Today was certainly more relaxed for me. We had already seen most of these patients the previous day, and we were more familiar with the protocol in preventing infection. I realized today moreso than yesterday that we have something in common with House, M.D. Doctors in that show gather in a glass room and discuss patient conditions, but during rounds the patients are discussed with mobile computer stations outside of their rooms. I also got to see the hospital’s iPad translator in action toward the end of rounds. It’s very cool to see how far technology has come; you can just Skype someone to translate conversation between doctor and patient. I made more observations about the layout of patient rooms and hallways, and how certain equipment might be cumbersome or annoying to patients and physicians. The medicine pumps beep occasionally (I’m not sure why), but it seemed like it was a nurse’s responsibility to tend to the machines. Because of this, if a pump begins beeping, it will do so until the end of a physician’s evaluation. Rounds finished around noon again, and it was lunch time.

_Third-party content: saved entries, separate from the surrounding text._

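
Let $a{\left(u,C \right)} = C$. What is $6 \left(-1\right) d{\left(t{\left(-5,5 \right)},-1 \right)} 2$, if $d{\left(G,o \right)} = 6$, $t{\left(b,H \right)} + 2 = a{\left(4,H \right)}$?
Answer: $-72$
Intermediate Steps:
$t{\left(b,H \right)} = -2 + H$
$6 \left(-1\right) d{\left(t{\left(-5,5 \right)},-1 \right)} 2 = 6 \left(-1\right) 6 \cdot 2 = \left(-6\right) 6 \cdot 2 = \left(-36\right) 2 = -72$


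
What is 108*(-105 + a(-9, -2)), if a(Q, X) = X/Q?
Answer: -11316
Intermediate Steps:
108*(-105 + a(-9, -2)) = 108*(-105 - 2/(-9)) = 108*(-105 - 2*(-⅑)) = 108*(-105 + 2/9) = 108*(-943/9) = -11316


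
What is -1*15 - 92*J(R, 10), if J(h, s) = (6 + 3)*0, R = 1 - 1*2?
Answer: -15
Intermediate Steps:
R = -1 (R = 1 - 2 = -1)
J(h, s) = 0 (J(h, s) = 9*0 = 0)
-1*15 - 92*J(R, 10) = -1*15 - 92*0 = -15 + 0 = -15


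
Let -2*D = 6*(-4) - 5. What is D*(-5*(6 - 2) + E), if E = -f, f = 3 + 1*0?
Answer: -667/2 ≈ -333.50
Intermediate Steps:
D = 29/2 (D = -(6*(-4) - 5)/2 = -(-24 - 5)/2 = -½*(-29) = 29/2 ≈ 14.500)
f = 3 (f = 3 + 0 = 3)
E = -3 (E = -1*3 = -3)
D*(-5*(6 - 2) + E) = 29*(-5*(6 - 2) - 3)/2 = 29*(-5*4 - 3)/2 = 29*(-20 - 3)/2 = (29/2)*(-23) = -667/2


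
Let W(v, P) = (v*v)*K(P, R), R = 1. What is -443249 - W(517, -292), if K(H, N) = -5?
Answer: 893196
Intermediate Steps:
W(v, P) = -5*v² (W(v, P) = (v*v)*(-5) = v²*(-5) = -5*v²)
-443249 - W(517, -292) = -443249 - (-5)*517² = -443249 - (-5)*267289 = -443249 - 1*(-1336445) = -443249 + 1336445 = 893196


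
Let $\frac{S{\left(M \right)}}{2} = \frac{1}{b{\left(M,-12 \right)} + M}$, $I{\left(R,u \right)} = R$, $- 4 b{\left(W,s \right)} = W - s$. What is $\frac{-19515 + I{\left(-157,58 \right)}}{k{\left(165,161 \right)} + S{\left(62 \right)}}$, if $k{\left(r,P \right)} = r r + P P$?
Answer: $- \frac{855732}{2311853} \approx -0.37015$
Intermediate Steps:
$b{\left(W,s \right)} = - \frac{W}{4} + \frac{s}{4}$ ($b{\left(W,s \right)} = - \frac{W - s}{4} = - \frac{W}{4} + \frac{s}{4}$)
$S{\left(M \right)} = \frac{2}{-3 + \frac{3 M}{4}}$ ($S{\left(M \right)} = \frac{2}{\left(- \frac{M}{4} + \frac{1}{4} \left(-12\right)\right) + M} = \frac{2}{\left(- \frac{M}{4} - 3\right) + M} = \frac{2}{\left(-3 - \frac{M}{4}\right) + M} = \frac{2}{-3 + \frac{3 M}{4}}$)
$k{\left(r,P \right)} = P^{2} + r^{2}$ ($k{\left(r,P \right)} = r^{2} + P^{2} = P^{2} + r^{2}$)
$\frac{-19515 + I{\left(-157,58 \right)}}{k{\left(165,161 \right)} + S{\left(62 \right)}} = \frac{-19515 - 157}{\left(161^{2} + 165^{2}\right) + \frac{8}{3 \left(-4 + 62\right)}} = - \frac{19672}{\left(25921 + 27225\right) + \frac{8}{3 \cdot 58}} = - \frac{19672}{53146 + \frac{8}{3} \cdot \frac{1}{58}} = - \frac{19672}{53146 + \frac{4}{87}} = - \frac{19672}{\frac{4623706}{87}} = \left(-19672\right) \frac{87}{4623706} = - \frac{855732}{2311853}$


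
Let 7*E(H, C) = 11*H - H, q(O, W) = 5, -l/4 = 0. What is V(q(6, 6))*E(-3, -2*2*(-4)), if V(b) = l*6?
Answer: 0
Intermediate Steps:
l = 0 (l = -4*0 = 0)
V(b) = 0 (V(b) = 0*6 = 0)
E(H, C) = 10*H/7 (E(H, C) = (11*H - H)/7 = (10*H)/7 = 10*H/7)
V(q(6, 6))*E(-3, -2*2*(-4)) = 0*((10/7)*(-3)) = 0*(-30/7) = 0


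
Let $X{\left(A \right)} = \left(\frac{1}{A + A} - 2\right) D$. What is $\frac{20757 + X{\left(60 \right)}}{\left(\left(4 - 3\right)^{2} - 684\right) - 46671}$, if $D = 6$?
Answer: $- \frac{414901}{947080} \approx -0.43808$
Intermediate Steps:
$X{\left(A \right)} = -12 + \frac{3}{A}$ ($X{\left(A \right)} = \left(\frac{1}{A + A} - 2\right) 6 = \left(\frac{1}{2 A} - 2\right) 6 = \left(-2 + \frac{1}{2 A}\right) 6 = -12 + \frac{3}{A}$)
$\frac{20757 + X{\left(60 \right)}}{\left(\left(4 - 3\right)^{2} - 684\right) - 46671} = \frac{20757 - \left(12 - \frac{3}{60}\right)}{\left(\left(4 - 3\right)^{2} - 684\right) - 46671} = \frac{20757 + \left(-12 + 3 \cdot \frac{1}{60}\right)}{\left(1^{2} - 684\right) - 46671} = \frac{20757 + \left(-12 + \frac{1}{20}\right)}{\left(1 - 684\right) - 46671} = \frac{20757 - \frac{239}{20}}{-683 - 46671} = \frac{414901}{20 \left(-47354\right)} = \frac{414901}{20} \left(- \frac{1}{47354}\right) = - \frac{414901}{947080}$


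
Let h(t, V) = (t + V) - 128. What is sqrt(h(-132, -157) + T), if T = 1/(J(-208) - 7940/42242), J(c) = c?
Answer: I*sqrt(8062713892417046)/4397138 ≈ 20.421*I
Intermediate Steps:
h(t, V) = -128 + V + t (h(t, V) = (V + t) - 128 = -128 + V + t)
T = -21121/4397138 (T = 1/(-208 - 7940/42242) = 1/(-208 - 7940*1/42242) = 1/(-208 - 3970/21121) = 1/(-4397138/21121) = -21121/4397138 ≈ -0.0048034)
sqrt(h(-132, -157) + T) = sqrt((-128 - 157 - 132) - 21121/4397138) = sqrt(-417 - 21121/4397138) = sqrt(-1833627667/4397138) = I*sqrt(8062713892417046)/4397138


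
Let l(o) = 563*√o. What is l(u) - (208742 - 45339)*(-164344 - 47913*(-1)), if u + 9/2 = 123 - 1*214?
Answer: 19025174693 + 563*I*√382/2 ≈ 1.9025e+10 + 5501.9*I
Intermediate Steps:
u = -191/2 (u = -9/2 + (123 - 1*214) = -9/2 + (123 - 214) = -9/2 - 91 = -191/2 ≈ -95.500)
l(u) - (208742 - 45339)*(-164344 - 47913*(-1)) = 563*√(-191/2) - (208742 - 45339)*(-164344 - 47913*(-1)) = 563*(I*√382/2) - 163403*(-164344 + 47913) = 563*I*√382/2 - 163403*(-116431) = 563*I*√382/2 - 1*(-19025174693) = 563*I*√382/2 + 19025174693 = 19025174693 + 563*I*√382/2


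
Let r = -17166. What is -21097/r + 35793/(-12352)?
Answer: -176916247/106017216 ≈ -1.6688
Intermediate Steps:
-21097/r + 35793/(-12352) = -21097/(-17166) + 35793/(-12352) = -21097*(-1/17166) + 35793*(-1/12352) = 21097/17166 - 35793/12352 = -176916247/106017216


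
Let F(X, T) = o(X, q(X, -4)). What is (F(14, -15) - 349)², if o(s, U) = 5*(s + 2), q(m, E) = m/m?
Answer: 72361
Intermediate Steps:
q(m, E) = 1
o(s, U) = 10 + 5*s (o(s, U) = 5*(2 + s) = 10 + 5*s)
F(X, T) = 10 + 5*X
(F(14, -15) - 349)² = ((10 + 5*14) - 349)² = ((10 + 70) - 349)² = (80 - 349)² = (-269)² = 72361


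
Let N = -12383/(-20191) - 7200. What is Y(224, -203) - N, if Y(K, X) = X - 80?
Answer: 2289324/331 ≈ 6916.4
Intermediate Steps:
Y(K, X) = -80 + X
N = -2382997/331 (N = -12383*(-1/20191) - 7200 = 203/331 - 7200 = -2382997/331 ≈ -7199.4)
Y(224, -203) - N = (-80 - 203) - 1*(-2382997/331) = -283 + 2382997/331 = 2289324/331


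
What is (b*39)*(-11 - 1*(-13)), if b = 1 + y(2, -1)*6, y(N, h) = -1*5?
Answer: -2262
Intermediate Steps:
y(N, h) = -5
b = -29 (b = 1 - 5*6 = 1 - 30 = -29)
(b*39)*(-11 - 1*(-13)) = (-29*39)*(-11 - 1*(-13)) = -1131*(-11 + 13) = -1131*2 = -2262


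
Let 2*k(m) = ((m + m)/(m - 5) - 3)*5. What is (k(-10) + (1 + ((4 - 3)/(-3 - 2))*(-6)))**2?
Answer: 3481/900 ≈ 3.8678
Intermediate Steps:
k(m) = -15/2 + 5*m/(-5 + m) (k(m) = (((m + m)/(m - 5) - 3)*5)/2 = (((2*m)/(-5 + m) - 3)*5)/2 = ((2*m/(-5 + m) - 3)*5)/2 = ((-3 + 2*m/(-5 + m))*5)/2 = (-15 + 10*m/(-5 + m))/2 = -15/2 + 5*m/(-5 + m))
(k(-10) + (1 + ((4 - 3)/(-3 - 2))*(-6)))**2 = (5*(15 - 1*(-10))/(2*(-5 - 10)) + (1 + ((4 - 3)/(-3 - 2))*(-6)))**2 = ((5/2)*(15 + 10)/(-15) + (1 + (1/(-5))*(-6)))**2 = ((5/2)*(-1/15)*25 + (1 + (1*(-1/5))*(-6)))**2 = (-25/6 + (1 - 1/5*(-6)))**2 = (-25/6 + (1 + 6/5))**2 = (-25/6 + 11/5)**2 = (-59/30)**2 = 3481/900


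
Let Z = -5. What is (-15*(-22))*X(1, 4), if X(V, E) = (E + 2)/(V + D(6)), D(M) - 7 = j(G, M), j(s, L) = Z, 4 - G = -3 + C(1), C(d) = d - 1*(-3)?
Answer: 660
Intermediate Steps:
C(d) = 3 + d (C(d) = d + 3 = 3 + d)
G = 3 (G = 4 - (-3 + (3 + 1)) = 4 - (-3 + 4) = 4 - 1*1 = 4 - 1 = 3)
j(s, L) = -5
D(M) = 2 (D(M) = 7 - 5 = 2)
X(V, E) = (2 + E)/(2 + V) (X(V, E) = (E + 2)/(V + 2) = (2 + E)/(2 + V))
(-15*(-22))*X(1, 4) = (-15*(-22))*((2 + 4)/(2 + 1)) = 330*(6/3) = 330*((⅓)*6) = 330*2 = 660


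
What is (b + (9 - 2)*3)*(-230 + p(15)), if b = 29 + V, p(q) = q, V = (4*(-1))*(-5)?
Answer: -15050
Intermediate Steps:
V = 20 (V = -4*(-5) = 20)
b = 49 (b = 29 + 20 = 49)
(b + (9 - 2)*3)*(-230 + p(15)) = (49 + (9 - 2)*3)*(-230 + 15) = (49 + 7*3)*(-215) = (49 + 21)*(-215) = 70*(-215) = -15050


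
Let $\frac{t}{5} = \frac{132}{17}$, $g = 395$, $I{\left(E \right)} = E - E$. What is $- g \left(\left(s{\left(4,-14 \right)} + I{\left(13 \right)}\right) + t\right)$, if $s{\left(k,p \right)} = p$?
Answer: $- \frac{166690}{17} \approx -9805.3$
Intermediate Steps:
$I{\left(E \right)} = 0$
$t = \frac{660}{17}$ ($t = 5 \cdot \frac{132}{17} = \frac{660}{17} \approx 38.824$)
$- g \left(\left(s{\left(4,-14 \right)} + I{\left(13 \right)}\right) + t\right) = \left(-1\right) 395 \left(\left(-14 + 0\right) + \frac{660}{17}\right) = - 395 \left(-14 + \frac{660}{17}\right) = \left(-395\right) \frac{422}{17} = - \frac{166690}{17}$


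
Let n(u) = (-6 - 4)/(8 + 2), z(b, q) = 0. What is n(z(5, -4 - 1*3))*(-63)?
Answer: 63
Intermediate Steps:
n(u) = -1 (n(u) = -10/10 = -10*1/10 = -1)
n(z(5, -4 - 1*3))*(-63) = -1*(-63) = 63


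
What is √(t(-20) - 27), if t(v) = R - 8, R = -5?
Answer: 2*I*√10 ≈ 6.3246*I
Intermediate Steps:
t(v) = -13 (t(v) = -5 - 8 = -13)
√(t(-20) - 27) = √(-13 - 27) = √(-40) = 2*I*√10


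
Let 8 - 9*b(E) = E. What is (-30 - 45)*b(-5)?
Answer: -325/3 ≈ -108.33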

After lunch, we met up with Dr. Menchaca in ultrasound and she showed us some of the imagining machines they use. I’ll try to make another blog post for these pictures; I think this post may be too long to include them. For writing lengthy reports, we saw Dr. Menchaca use a program that converted her spoken words to text on a screen. She spoke very fast, but it was still able to pick everything up accurately. Radiology was very interested and I saw a few scans that would do quite nicely as a computer background. We ended the day meeting with Dr. Patel in his office, eager to hear about our plans for the next day and clear up questions we developed during rounds. All in all, it has been a very tiresome few days for my feet and back, but also very fulfilling in so many ways.